In a recent case the Third Circuit (Delaware, New Jersey, Pennsylvania and Virgin Islands)held that a discrimination lawsuit cannot be certified as a class action based solely on lender pricing discretion. Rodriguez v. National City Bank, 726 F.3d 372 (3d Cir. 2013). The plaintiffs filed a class-action lawsuit against National City Bank alleging that its policy of providing pricing discretion to loan officers had a disparate impact on minority applicants because a larger percentage of minority borrowers were surcharged points and fees unrelated to credit risk than similarly situated Caucasian borrowers.
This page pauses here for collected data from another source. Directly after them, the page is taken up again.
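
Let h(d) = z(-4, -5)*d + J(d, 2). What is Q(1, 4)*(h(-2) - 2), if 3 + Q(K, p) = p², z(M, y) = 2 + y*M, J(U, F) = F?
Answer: -572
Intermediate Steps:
z(M, y) = 2 + M*y
h(d) = 2 + 22*d (h(d) = (2 - 4*(-5))*d + 2 = (2 + 20)*d + 2 = 22*d + 2 = 2 + 22*d)
Q(K, p) = -3 + p²
Q(1, 4)*(h(-2) - 2) = (-3 + 4²)*((2 + 22*(-2)) - 2) = (-3 + 16)*((2 - 44) - 2) = 13*(-42 - 2) = 13*(-44) = -572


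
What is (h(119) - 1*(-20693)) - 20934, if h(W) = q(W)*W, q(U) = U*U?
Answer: 1684918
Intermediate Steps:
q(U) = U²
h(W) = W³ (h(W) = W²*W = W³)
(h(119) - 1*(-20693)) - 20934 = (119³ - 1*(-20693)) - 20934 = (1685159 + 20693) - 20934 = 1705852 - 20934 = 1684918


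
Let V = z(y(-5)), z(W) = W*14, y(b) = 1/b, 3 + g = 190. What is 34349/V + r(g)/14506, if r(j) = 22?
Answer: -177952333/14506 ≈ -12268.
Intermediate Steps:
g = 187 (g = -3 + 190 = 187)
z(W) = 14*W
V = -14/5 (V = 14/(-5) = 14*(-1/5) = -14/5 ≈ -2.8000)
34349/V + r(g)/14506 = 34349/(-14/5) + 22/14506 = 34349*(-5/14) + 22*(1/14506) = -24535/2 + 11/7253 = -177952333/14506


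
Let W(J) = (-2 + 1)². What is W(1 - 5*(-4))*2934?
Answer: 2934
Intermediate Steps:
W(J) = 1 (W(J) = (-1)² = 1)
W(1 - 5*(-4))*2934 = 1*2934 = 2934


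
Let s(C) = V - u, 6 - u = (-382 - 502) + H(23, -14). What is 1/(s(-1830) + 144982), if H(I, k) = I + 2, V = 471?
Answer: 1/144588 ≈ 6.9162e-6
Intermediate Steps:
H(I, k) = 2 + I
u = 865 (u = 6 - ((-382 - 502) + (2 + 23)) = 6 - (-884 + 25) = 6 - 1*(-859) = 6 + 859 = 865)
s(C) = -394 (s(C) = 471 - 1*865 = 471 - 865 = -394)
1/(s(-1830) + 144982) = 1/(-394 + 144982) = 1/144588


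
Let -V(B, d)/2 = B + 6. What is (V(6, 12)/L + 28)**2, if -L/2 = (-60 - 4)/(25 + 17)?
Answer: 25921/64 ≈ 405.02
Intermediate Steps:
V(B, d) = -12 - 2*B (V(B, d) = -2*(B + 6) = -2*(6 + B) = -12 - 2*B)
L = 64/21 (L = -2*(-60 - 4)/(25 + 17) = -(-128)/42 = -2*(-32/21) = 64/21 ≈ 3.0476)
(V(6, 12)/L + 28)**2 = ((-12 - 2*6)/(64/21) + 28)**2 = ((-12 - 12)*(21/64) + 28)**2 = (-24*21/64 + 28)**2 = (-63/8 + 28)**2 = (161/8)**2 = 25921/64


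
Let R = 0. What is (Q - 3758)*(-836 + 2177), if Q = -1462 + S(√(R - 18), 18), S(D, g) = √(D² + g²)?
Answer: -7000020 + 4023*√34 ≈ -6.9766e+6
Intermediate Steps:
Q = -1462 + 3*√34 (Q = -1462 + √((√(0 - 18))² + 18²) = -1462 + √((√(-18))² + 324) = -1462 + √((3*I*√2)² + 324) = -1462 + √(-18 + 324) = -1462 + √306 = -1462 + 3*√34 ≈ -1444.5)
(Q - 3758)*(-836 + 2177) = ((-1462 + 3*√34) - 3758)*(-836 + 2177) = (-5220 + 3*√34)*1341 = -7000020 + 4023*√34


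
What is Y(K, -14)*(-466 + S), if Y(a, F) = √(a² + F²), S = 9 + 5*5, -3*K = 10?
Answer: -288*√466 ≈ -6217.1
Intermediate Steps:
K = -10/3 (K = -⅓*10 = -10/3 ≈ -3.3333)
S = 34 (S = 9 + 25 = 34)
Y(a, F) = √(F² + a²)
Y(K, -14)*(-466 + S) = √((-14)² + (-10/3)²)*(-466 + 34) = √(196 + 100/9)*(-432) = √(1864/9)*(-432) = (2*√466/3)*(-432) = -288*√466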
The parties agreed to settle the case and received tentative approval from the lower court. But after the U.S. Supreme Court issued its landmark class-action decision in Wal-Mart Stores, Inc. v. Dukes, 131 S. Ct. 2541 (2011), the lower court reconsidered its approval and denied class certification. On appeal, the Third Circuit affirmed the decision not to certify the case as a class action based on the Dukes case. In Dukes, the plaintiffs alleged that the local Wal-Mart store managers’ discretionary authority over employees’ pay had a disparate impact on female employees, whose salaries were lower on average than similarly situated male employees. The Supreme Court held that the managers’ discretion over salaries that resulted in disparities did not, by itself, satisfy the class-action requirement of a common issue affecting all class members.
Under Dukes, plaintiffs must also identify the challenged practice causing the disparities and demonstrate that each class member was subjected to the challenged practice in the same manner. The Third Circuit found that “as in Dukes, the exercise of broad discretion by an untold number of unique decision-makers in the making of thousands upon thousands of individual decisions undermines the attempt to claim, on the basis of statistics alone, that the decisions are bound together by a common discriminatory mode.” The court therefore affirmed the denial of class certification.
The Rodriguez case is a big win for creditors. Liability and legal costs in a class action case can be huge. The decision does not prohibit individual plaintiffs from proceeding with their claims. The process of defending its practices in numerous individual cases is also expensive.